Nie milkną echa zabójstwa Charliego Kirka. Media w Stanach Zjednoczonych obiegła wiadomość, że jeden z najpopularniejszych programów typu talk show, "Jimmy Kimmel Live!", został zdjęty z anteny do odwołania. Powodem są słowa prowadzącego dotyczące morderstwa z zeszłego tygodnia. Jimmy Kimmel spada z anteny. Co powiedział?
Będąca własnością Disneya stacja ABC podjęła decyzję
po groźbach ze strony firmy Nexstar Media, jednego z największych dostawców sygnału telewizyjnego w Stanach Zjednoczonych, który zapowiedział, że będzie blokował emisję show na obsługiwanych terenach.

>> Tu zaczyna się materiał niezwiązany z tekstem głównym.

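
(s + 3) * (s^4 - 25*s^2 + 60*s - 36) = s^5 + 3*s^4 - 25*s^3 - 15*s^2 + 144*s - 108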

Szeroko omawiane słowa padły w poniedziałek, podczas monologu otwierającego odcinek.
Kimmel odniósł się do reakcji na zatrzymanie podejrzanego o zabójstwo Kirka. –
W ten weekend sięgnęliśmy nowego dna, kiedy gang MAGA próbował przedstawić dzieciaka, który zabił Charliego Kirka, jako kogoś zupełnie innego niż oni – stwierdził. Prowadzący śmiał się również z
Donalda Trumpa, który w trakcie odpowiedzi na pytanie dziennikarzy o opłakiwanie ofiary zamachu zaczął mówić o budowie nowej sali balowej w Białym Domu.
Getty Images © Mindy Small Zasiadający w Federalnej Komisji Łączności Brendan Carr zagroził, że podejmie działania przeciwko ABC. –
Lokalni nadawcy mają obowiązek służyć interesowi publicznemu. Choć może to być decyzja bezprecedensowa, ważne jest, aby nadawcy sprzeciwiali się programom Disneya, które ich zdaniem nie spełniają oczekiwań społeczności – stwierdził po ogłoszeniu decyzji o wstrzymaniu emisji programu.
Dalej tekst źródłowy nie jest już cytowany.